The sandwich was created in the late 1920s by chef Joe Schweska at Leland Hotel in Springfield, Illinois located on the corner of Sixth and Capitol (now an office building). There, there’s my research for you. What is it, you ask? It is a hot mess of what should be a normal enough sandwich (hamburger patty, ham steak, or fried pork tenderloin are all candidates) with a pile of smooshed French fries and a generous ladling of cheese sauce placed atop the meat. Being paranoid about taking pictures in greasy diners near interstates, I tried to find an attractive picture online--the above horror was the best I could do.

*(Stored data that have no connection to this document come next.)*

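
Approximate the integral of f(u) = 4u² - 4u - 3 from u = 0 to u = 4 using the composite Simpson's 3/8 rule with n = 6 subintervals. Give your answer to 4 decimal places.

41.3333

h = (4 − 0)/6 = 0.666667.
Nodes u₀,…,u₆ = 0, 0.666667, 1.333333, 2, 2.666667, 3.333333, 4.
f(u) = 4u² - 4u - 3: f₀=-3, f₁=-3.888889, f₂=-1.222222, f₃=5, f₄=14.777778, f₅=28.111111, f₆=45.
(3h/8)·[f₀ + 3f₁ + 3f₂ + 2f₃ + 3f₄ + 3f₅ + f₆] = 0.25·(165.333333) = 41.3333.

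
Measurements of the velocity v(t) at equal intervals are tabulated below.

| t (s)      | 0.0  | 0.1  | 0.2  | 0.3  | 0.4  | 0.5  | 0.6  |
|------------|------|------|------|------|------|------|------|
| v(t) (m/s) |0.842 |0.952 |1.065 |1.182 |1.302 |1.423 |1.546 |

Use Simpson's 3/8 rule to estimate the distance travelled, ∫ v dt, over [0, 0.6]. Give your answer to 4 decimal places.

0.7117

h = 0.1, n = 6.
(3h/8)·[y₀ + 3y₁ + 3y₂ + 2y₃ + 3y₄ + 3y₅ + y₆] = 0.0375·(18.978) = 0.7117.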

So, thick cut fried bread or a white bun, hamburger, undercooked, frozen French fries, oozy cheese sauce, and another big piece of white bread. There it is. And for the kiddies, you can order the “pony” size so they don’t overeat. Gotta start ‘em young.

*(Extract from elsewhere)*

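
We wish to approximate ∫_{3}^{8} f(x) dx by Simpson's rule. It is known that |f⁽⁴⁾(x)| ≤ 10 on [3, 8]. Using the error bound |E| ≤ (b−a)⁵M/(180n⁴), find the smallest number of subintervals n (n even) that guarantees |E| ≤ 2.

4

Need 31250/(180n⁴) ≤ 2.
n⁴ ≥ 31250/(180·2) = 86.8056 ⇒ n ≥ 3.0524, so the smallest even n is 4. (n must be even for Simpson's rule.)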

The funny thing is that, despite the language I use to describe this creation, it’s pretty good. I mean, if you are craving salt and grease and don’t want to eat another meal again for at least twelve hours, the Horseshoe does have a certain charm. It’s not so terribly different from much-loved French-Canadian poutine, the plate of French fries smothered in cheese curds and gravy. It could be my genetically inherited Midwestern taste buds talking, but I suspect that perhaps it caters to the baser food instincts in us all. Go on, try it. You know you want to.

Horseshoe Sandwich
1 oversized white bun or two slices Texas toast
1 oversized piece of meat or meat substitute (I’m going to try a Garden burger to be healthy). Don’t grill it—that would compete with the cheese sauce
1 large handful of French fries, fried but not quite golden brown. Don’t get fancy—use Ore-Ida frozen ones.
1 half-cup Cheese Whiz or similar cheese-like sauce, heated

Perhaps if we drink red wine with this, it will mitigate the cholesterol issues.